A number of recent studies have sought to uncover the psychology of vaccine scepticism. A 2018 University of Queensland survey of more than 5,000 people in 24 countries found that anti-vaccination beliefs were highest among those who believe in other conspiracies, such as that Princess Diana was murdered or 9/11 was a US government set-up. This suggests that motivated reasoning – the tendency to reject information that doesn’t support one’s world-view – plays a role, and that outlining the facts may not be enough to change minds.

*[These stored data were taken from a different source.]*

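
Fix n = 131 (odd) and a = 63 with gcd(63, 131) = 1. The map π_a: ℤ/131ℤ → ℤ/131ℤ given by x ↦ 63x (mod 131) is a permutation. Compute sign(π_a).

+1

Orbit of 80 under x↦63x: [80, 62, 107, 60, 112, 113, 45]… (length divides ord_131(63)).
Cycle type of π: 13×10 + 1; total 11 cycles.
With 11 cycles on 131 points, sign = (−1)^{131−11} = +1.
Check: (63/131) = +1 by Zolotarev.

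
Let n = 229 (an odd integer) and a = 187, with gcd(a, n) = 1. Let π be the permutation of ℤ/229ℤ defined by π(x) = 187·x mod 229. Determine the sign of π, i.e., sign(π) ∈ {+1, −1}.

+1

Start at x=44: 44 → 213 → 214 → 172 → 104 → 212 → 27 → … (one orbit).
Cycle type of π: 38×6 + 1; total 7 cycles.
With 7 cycles on 229 points, sign = (−1)^{229−7} = +1.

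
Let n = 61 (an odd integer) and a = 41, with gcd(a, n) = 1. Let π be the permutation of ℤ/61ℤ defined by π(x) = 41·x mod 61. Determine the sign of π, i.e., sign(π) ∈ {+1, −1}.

Start at x=58: 58 → 60 → 20 → 27 → 9 → 3 → 1 → … (one orbit).
Cycle lengths of π_41 on ℤ/61ℤ: [10, 10, 10, 10, 10, 10, 1]; 7 cycles in total.
With 7 cycles on 61 points, sign = (−1)^{61−7} = +1.
(41|61)_J = +1 (Zolotarev's lemma cross-check).

+1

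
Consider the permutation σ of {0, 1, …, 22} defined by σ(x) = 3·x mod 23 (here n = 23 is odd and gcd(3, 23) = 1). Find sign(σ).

+1

Orbit of 9 under x↦3x: [9, 4, 12, 13, 16, 2, 6]… (length divides ord_23(3)).
Cycle type of π: 11×2 + 1; total 3 cycles.
n − c = 23 − 3 = 20; sign = (−1)^20 = +1.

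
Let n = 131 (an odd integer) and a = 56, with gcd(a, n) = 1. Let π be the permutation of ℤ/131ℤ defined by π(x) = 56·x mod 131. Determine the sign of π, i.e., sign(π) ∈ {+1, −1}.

-1

Orbit of 22 under x↦56x: [22, 53, 86, 100, 98, 117, 2]… (length divides ord_131(56)).
Cycle type of π: 130 + 1; total 2 cycles.
131 − 2 = 129 transpositions; sign(π) = (−1)^129 = -1.
(56|131)_J = -1 (Zolotarev's lemma cross-check).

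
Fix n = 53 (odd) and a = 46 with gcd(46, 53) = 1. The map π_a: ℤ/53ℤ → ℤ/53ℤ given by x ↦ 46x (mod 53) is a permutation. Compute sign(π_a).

+1

Start at x=15: 15 → 1 → 46 → 49 → 28 → 16 → 47 → … (one orbit).
Decompose π into cycles: lengths [13, 13, 13, 13, 1] (5 cycles, including the fixed point 0).
5 cycles on 53: each ℓ→(−1)^(ℓ−1), product (−1)^48 = +1.
Check: (46/53) = +1 by Zolotarev.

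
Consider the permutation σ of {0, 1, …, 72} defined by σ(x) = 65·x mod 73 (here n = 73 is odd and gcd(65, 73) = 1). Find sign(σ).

Start at x=8: 8 → 9 → 1 → 65 → 64 → 72 → 8 (one orbit).
Cycle lengths of π_65 on ℤ/73ℤ: [6, 6, 6, 6, 6, 6, 6, 6, 6, 6, 6, 6, 1]; 13 cycles in total.
73 − 13 = 60 transpositions; sign(π) = (−1)^60 = +1.
Via Zolotarev, sign(π_{65}) = (65|73) = +1.

+1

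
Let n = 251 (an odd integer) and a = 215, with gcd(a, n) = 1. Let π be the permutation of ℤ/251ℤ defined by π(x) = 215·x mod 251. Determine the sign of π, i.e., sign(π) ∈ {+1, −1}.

Start at x=2: 2 → 179 → 82 → 60 → 99 → 201 → 43 → … (one orbit).
π_215 has 2 disjoint cycles with lengths [250, 1] on {0,…,250}.
n − c = 251 − 2 = 249; sign = (−1)^249 = -1.
The Jacobi symbol (215|251) = -1 (Zolotarev) agrees.

-1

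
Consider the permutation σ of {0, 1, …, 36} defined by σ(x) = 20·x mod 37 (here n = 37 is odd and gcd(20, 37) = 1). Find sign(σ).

-1

Start at x=13: 13 → 1 → 20 → 30 → 8 → 12 → 18 → … (one orbit).
Cycle type of π: 36 + 1; total 2 cycles.
2 cycles on 37: each ℓ→(−1)^(ℓ−1), product (−1)^35 = -1.
Check: (20/37) = -1 by Zolotarev.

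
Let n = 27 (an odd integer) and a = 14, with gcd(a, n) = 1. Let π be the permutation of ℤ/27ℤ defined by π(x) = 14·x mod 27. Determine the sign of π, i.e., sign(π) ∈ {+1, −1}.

-1

Start at x=26: 26 → 13 → 20 → 10 → 5 → 16 → 8 → … (one orbit).
4 cycles of lengths [18, 6, 2, 1].
27 − 4 = 23 transpositions; sign(π) = (−1)^23 = -1.
(14|27)_J = -1 (Zolotarev's lemma cross-check).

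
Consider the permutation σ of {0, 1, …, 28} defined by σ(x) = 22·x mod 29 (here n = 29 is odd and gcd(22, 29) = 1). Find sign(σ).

+1

Trace 23: π^k(23) = [23, 13, 25, 28, 7, 9, 24] for k=0..6.
The orbit structure of x ↦ 22x mod 29: 3 orbits of sizes [14, 14, 1].
With 3 cycles on 29 points, sign = (−1)^{29−3} = +1.
Check: (22/29) = +1 by Zolotarev.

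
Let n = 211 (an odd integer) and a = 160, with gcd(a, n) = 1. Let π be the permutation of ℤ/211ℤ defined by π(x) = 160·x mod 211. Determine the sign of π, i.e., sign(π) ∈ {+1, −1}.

-1

Trace 80: π^k(80) = [80, 140, 34, 165, 25, 202, 37] for k=0..6.
Cycle type of π: 210 + 1; total 2 cycles.
Σ(ℓ_i−1) = 211−2 = 209; sign = (−1)^209 = -1.
The Jacobi symbol (160|211) = -1 (Zolotarev) agrees.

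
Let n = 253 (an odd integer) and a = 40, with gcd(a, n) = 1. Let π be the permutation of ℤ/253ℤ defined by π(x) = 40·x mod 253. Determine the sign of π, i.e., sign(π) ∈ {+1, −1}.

+1

Start at x=204: 204 → 64 → 30 → 188 → 183 → 236 → 79 → … (one orbit).
The orbit structure of x ↦ 40x mod 253: 5 orbits of sizes [110, 110, 22, 10, 1].
5 cycles on 253: each ℓ→(−1)^(ℓ−1), product (−1)^248 = +1.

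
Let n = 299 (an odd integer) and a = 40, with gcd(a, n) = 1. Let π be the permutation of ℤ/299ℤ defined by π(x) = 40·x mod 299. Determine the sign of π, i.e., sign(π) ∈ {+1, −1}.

Trace 157: π^k(157) = [157, 1, 40, 105, 14, 261, 274] for k=0..6.
The orbit structure of x ↦ 40x mod 299: 26 orbits of sizes [22, 22, 22, 22, 22, 22, 22, 22, 22, 22, 22, 22, 22, 1, 1, 1, 1, 1, 1, 1, 1, 1, 1, 1, 1, 1].
Σ(ℓ_i−1) = 299−26 = 273; sign = (−1)^273 = -1.
The Jacobi symbol (40|299) = -1 (Zolotarev) agrees.

-1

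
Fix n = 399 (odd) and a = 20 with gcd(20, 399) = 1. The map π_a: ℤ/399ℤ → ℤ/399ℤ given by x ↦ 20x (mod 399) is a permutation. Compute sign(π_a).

+1

Start at x=20: 20 → 1 → 20 (one orbit).
Decompose π into cycles: lengths [2, 2, 2, 2, 2, 2, 2, 2, 2, 2, 2, 2, 2, 2, 2, 2, 2, 2, 2, 2, 2, 2, 2, 2, 2, 2, 2, 2, 2, 2, 2, 2, 2, 2, 2, 2, 2, 2, 2, 2, 2, 2, 2, 2, 2, 2, 2, 2, 2, 2, 2, 2, 2, 2, 2, 2, 2, 2, 2, 2, 2, 2, 2, 2, 2, 2, 2, 2, 2, 2, 2, 2, 2, 2, 2, 2, 2, 2, 2, 2, 2, 2, 2, 2, 2, 2, 2, 2, 2, 2, 2, 2, 2, 2, 2, 2, 2, 2, 2, 2, 2, 2, 2, 2, 2, 2, 2, 2, 2, 2, 2, 2, 2, 2, 2, 2, 2, 2, 2, 2, 2, 2, 2, 2, 2, 2, 2, 2, 2, 2, 2, 2, 2, 2, 2, 2, 2, 2, 2, 2, 2, 2, 2, 2, 2, 2, 2, 2, 2, 2, 2, 2, 2, 2, 2, 2, 2, 2, 2, 2, 2, 2, 2, 2, 2, 2, 2, 2, 2, 2, 2, 2, 2, 2, 2, 2, 2, 2, 2, 2, 2, 2, 2, 2, 2, 2, 2, 2, 2, 2, 1, 1, 1, 1, 1, 1, 1, 1, 1, 1, 1, 1, 1, 1, 1, 1, 1, 1, 1] (209 cycles, including the fixed point 0).
With 209 cycles on 399 points, sign = (−1)^{399−209} = +1.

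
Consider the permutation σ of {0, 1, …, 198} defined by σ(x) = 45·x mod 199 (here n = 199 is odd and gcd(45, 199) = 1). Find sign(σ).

Start at x=28: 28 → 66 → 184 → 121 → 72 → 56 → 132 → … (one orbit).
π_45 has 3 disjoint cycles with lengths [99, 99, 1] on {0,…,198}.
sign(π) = (−1)^{n − #cycles} = (−1)^{199−3} = (−1)^196 = +1.
Check: (45/199) = +1 by Zolotarev.

+1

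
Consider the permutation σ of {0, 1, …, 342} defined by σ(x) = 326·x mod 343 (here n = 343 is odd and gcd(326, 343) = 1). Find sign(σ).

+1

Trace 232: π^k(232) = [232, 172, 163, 316, 116, 86, 253] for k=0..6.
7 cycles of lengths [147, 147, 21, 21, 3, 3, 1].
sign(π) = (−1)^{n − #cycles} = (−1)^{343−7} = (−1)^336 = +1.
(326|343)_J = +1 (Zolotarev's lemma cross-check).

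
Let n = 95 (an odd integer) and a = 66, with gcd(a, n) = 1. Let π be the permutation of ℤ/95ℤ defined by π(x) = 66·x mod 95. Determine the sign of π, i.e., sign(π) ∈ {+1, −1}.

+1

Trace 81: π^k(81) = [81, 26, 6, 16, 11, 61, 36] for k=0..6.
15 cycles of lengths [9, 9, 9, 9, 9, 9, 9, 9, 9, 9, 1, 1, 1, 1, 1].
95 − 15 = 80 transpositions; sign(π) = (−1)^80 = +1.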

Another Australian study, published earlier this year, suggests that anti-vaxxers often possess a common set of ethical values – one that transcends traditional left-right divides. It found that vaccine sceptics tend to score low on respect for authority and place high value on liberty and “purity”, the belief that certain aspects of life should be inviolable.
Such insights are helpful, but Larson also cautioned against drawing any stark distinctions between “anti-vaxxers” and the rest – arguing that it is both dangerously divisive and inaccurate, because people’s attitudes towards immunisation exist along a spectrum. Online and in the media, vaccinations have become a politically-loaded marker of tribal identity: the New York Times recently ran an editorial on how to “inoculate against anti-vaxxers” and Russian trolls are known to stoke divisions between pro- and anti-vaxxers. Combating unfounded fears of vaccinations will require open, cool-headed, evidence-based debate – something we’re becoming ever worse at.